Killing Me Softly With My Song


 All of the music I wrote between 1993 and 2001. It's stacked as high as a Mexican Coke bottle and I know a few pieces are missing from the pile; it's also double-sided.

All of the music I wrote between 1993 and 2001. It's stacked as high as a Mexican Coke bottle and I know a few pieces are missing from the pile; it's also double-sided.

At one time in my life, I wrote a lot of music. So much so, that I worked on 2-3 projects all at once. Now, this was in the good ol’ days—between the ages of 14 and 24. Right now, I’m 36. It didn’t matter what I wrote, who I wrote it for, or how big or how small the piece was, or whether I finished it or not—I simply wrote it. Needless to say, I wrote a lot of fucking music in a period of 10 or so years. If you printed all of it, double-sided, and stacked it up, its about as tall as a Mexican Coke bottle. All in all, about 3,000 pages or several days worth of music.

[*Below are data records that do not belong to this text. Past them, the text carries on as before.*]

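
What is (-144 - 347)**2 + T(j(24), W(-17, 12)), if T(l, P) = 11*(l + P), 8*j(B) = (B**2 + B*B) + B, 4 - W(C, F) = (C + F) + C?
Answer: 242984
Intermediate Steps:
W(C, F) = 4 - F - 2*C (W(C, F) = 4 - ((C + F) + C) = 4 - (F + 2*C) = 4 + (-F - 2*C) = 4 - F - 2*C)
j(B) = B**2/4 + B/8 (j(B) = ((B**2 + B*B) + B)/8 = ((B**2 + B**2) + B)/8 = (2*B**2 + B)/8 = (B + 2*B**2)/8 = B**2/4 + B/8)
T(l, P) = 11*P + 11*l (T(l, P) = 11*(P + l) = 11*P + 11*l)
(-144 - 347)**2 + T(j(24), W(-17, 12)) = (-144 - 347)**2 + (11*(4 - 1*12 - 2*(-17)) + 11*((1/8)*24*(1 + 2*24))) = (-491)**2 + (11*(4 - 12 + 34) + 11*((1/8)*24*(1 + 48))) = 241081 + (11*26 + 11*((1/8)*24*49)) = 241081 + (286 + 11*147) = 241081 + (286 + 1617) = 241081 + 1903 = 242984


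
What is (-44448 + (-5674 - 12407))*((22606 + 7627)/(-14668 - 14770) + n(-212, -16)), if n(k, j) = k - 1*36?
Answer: 458391157353/29438 ≈ 1.5571e+7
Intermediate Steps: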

I was prolific. At some point, I became obsessed with the idea that I could write any thing, in any period of time. Chamber music led to hours-long pieces, that led to bigger pieces: concerti and orchestra shit. A musical. A 74-minute long viola piece to a silent film. Endless ideas and endless opportunities. I found myself constantly trying to outdo myself.  Until one day, I did. I was never able to recover.

The winter of 2005. I was attempting to write, stage, direct and conduct an opera I was so desperately trying to finish. The opera, Beckett, envisions a future in which the composer Anton Webern was not shot by the hands of an American soldier in a post-war snafu, but instead flourished as a hipster composer in Williamsburg during the early part of the 21st century. (Aye, some dramatic license, I know.) In my opera, Anton Webern is murdered by his girlfriend, arresting his prolific and destined-for-greatness lifestyle. It is as if at the very moment where Webern is about to write his greatest work (in this case, his Sinfonie), he is killed off by a partner jealous of his megalomaniacal ambition.

 October 2003 — way earlier than the time period in question. This is a Polaroid selfie (retronymically) of me holding the first 100 pages of  Beckett.  This is in my apartment on Thayer St. in Rochester, NY.

October 2003 — way earlier than the time period in question. This is a Polaroid selfie (retronymically) of me holding the first 100 pages of Beckett. This is in my apartment on Thayer St. in Rochester, NY.

Somewhere in those months of endless composing, rehearsing and over-thinking, my brain reached this “does-not-compute” moment. I remember it so clearly: sitting at my drafting table, orchestrating out a song of love and rage on giant fucking staff paper. It was the middle of one of those snowy and cold Rochester nights, drinking an Old Vienna; I probably hadn’t showered in days. I was going through an awful breakup. I was poor. I wanted the opera to be finished. 

In that hour, I contemplated: "Who the fuck was I, a white-male-suburbanite composer, doing writing a work with its formal and dramatic tentacles in the past? I’m 23 years old—I have no connection to the 18th century". I had a flip phone—a new MySpace account—a car. I listen to Radiohead, Autechre, Patsy Cline. I saw the birth of Hip Hop, of Cable News, of the Internet. W is president. 9/11 is 2 years in the past. In this day and age, who fucking cares about chamber music? Who cares about piano music? Who cares about an opera? I liked music that had a regular pulse, was tonal/modal, was relevant. Opera is irrelevant. Chamber music is irrelevant. Art music is irrelevant. I am irrelevant".

"On the other hand, I've already spent 7 years in college (Bachelors and Masters). I've accrued considerable debt. I feel that I am destined for this career that a lot of people, including myself, pushed me to achieve. It is what I am meant to do".

In that moment, I was totally fucked.